A US study concluded that donating an embryo is approximately twice as cost-effective as oocyte donation in terms of cost per live birth, with a cost of $22,000 per live delivery compared to $41,000 for oocyte donation.

Embryo donation process in European countries is more cost effective compared to the US, especially in Cyprus where the success rates are higher.

=== Process ===
Embryo donation is legally considered a property transfer and not an adoption by state laws. However, Georgia enacted a statute called the "Option of Adoption Act" in 2009 which provided a procedure for, but (importantly) did not require—a confirmatory court order of parentage following embryo adoption. One advantage some embryo adoption couples in Georgia have derived from this law is that they have become eligible for the federal Adoption Tax Credit.

Embryo donation can be carried out as a service of an individual infertility clinic (where donor and recipient families typically live in the local area and are both patients of the same clinic) or by any of several national organizations. The process described below is typical of an "adoption-agency-based" national program.

Genetic parents entering an embryo adoption program are offered the benefits of selecting the adoptive parents from the agency's pool of prescreened applicants. Embryo ownership is transferred directly from the genetic parents to the adoptive parents. Genetic parents may be updated by the agency when a successful pregnancy is achieved and when a child or children is/are born. The genetic parents and adoptive parents may negotiate their own terms for future contact between the families.

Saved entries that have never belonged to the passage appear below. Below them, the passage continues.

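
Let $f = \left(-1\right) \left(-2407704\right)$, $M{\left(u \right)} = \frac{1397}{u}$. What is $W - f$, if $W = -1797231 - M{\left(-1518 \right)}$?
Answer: $- \frac{580280903}{138} \approx -4.2049 \cdot 10^{6}$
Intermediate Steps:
$f = 2407704$
$W = - \frac{248017751}{138}$ ($W = -1797231 - \frac{1397}{-1518} = -1797231 - 1397 \left(- \frac{1}{1518}\right) = -1797231 - - \frac{127}{138} = -1797231 + \frac{127}{138} = - \frac{248017751}{138} \approx -1.7972 \cdot 10^{6}$)
$W - f = - \frac{248017751}{138} - 2407704 = - \frac{580280903}{138}$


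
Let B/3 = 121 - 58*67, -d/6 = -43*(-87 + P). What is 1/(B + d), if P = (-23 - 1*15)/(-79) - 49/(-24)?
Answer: -316/10456487 ≈ -3.0220e-5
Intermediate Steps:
P = 4783/1896 (P = (-23 - 15)*(-1/79) - 49*(-1/24) = -38*(-1/79) + 49/24 = 38/79 + 49/24 = 4783/1896 ≈ 2.5227)
d = -6887267/316 (d = -(-258)*(-87 + 4783/1896) = -(-258)*(-160169)/1896 = -6*6887267/1896 = -6887267/316 ≈ -21795.)
B = -11295 (B = 3*(121 - 58*67) = 3*(121 - 3886) = 3*(-3765) = -11295)
1/(B + d) = 1/(-11295 - 6887267/316) = 1/(-10456487/316) = -316/10456487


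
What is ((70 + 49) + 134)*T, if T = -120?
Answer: -30360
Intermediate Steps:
((70 + 49) + 134)*T = ((70 + 49) + 134)*(-120) = (119 + 134)*(-120) = 253*(-120) = -30360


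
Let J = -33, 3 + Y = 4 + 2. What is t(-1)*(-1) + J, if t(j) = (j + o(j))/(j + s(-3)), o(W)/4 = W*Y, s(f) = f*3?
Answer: -343/10 ≈ -34.300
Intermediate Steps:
Y = 3 (Y = -3 + (4 + 2) = -3 + 6 = 3)
s(f) = 3*f
o(W) = 12*W (o(W) = 4*(W*3) = 4*(3*W) = 12*W)
t(j) = 13*j/(-9 + j) (t(j) = (j + 12*j)/(j + 3*(-3)) = (13*j)/(j - 9) = (13*j)/(-9 + j) = 13*j/(-9 + j))
t(-1)*(-1) + J = (13*(-1)/(-9 - 1))*(-1) - 33 = (13*(-1)/(-10))*(-1) - 33 = (13*(-1)*(-⅒))*(-1) - 33 = (13/10)*(-1) - 33 = -13/10 - 33 = -343/10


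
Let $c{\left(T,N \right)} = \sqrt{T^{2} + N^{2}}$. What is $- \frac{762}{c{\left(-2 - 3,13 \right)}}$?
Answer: $- \frac{381 \sqrt{194}}{97} \approx -54.708$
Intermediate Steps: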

Prospective adoptive parents entering a program complete an application, and may also complete a traditional adoption home study, fertility or adoption education, background and health checks and in some cases, depending on the requirements of both the home study and placement agencies, court certification of adoption eligibility. Their completed paperwork and fees are submitted to the placement agency, which reviews their file. Some agencies allow the donors to choose the recipient while others match the recipient parents with similar preferences including desired level of openness post-adoption. Genetic and prospective parents are then given the chance to approve the match. Once all parties agree, the embryo is transferred to the adoptive mother's clinic for a frozen embryo transfer.

None of the procedures involved with embryo adoption by either the genetic or adopting parents are legal requirements of embryo transfer. The process is entered into willingly by both sets of parents because of the added safeguards, knowledge and communication offered to both parties by the system.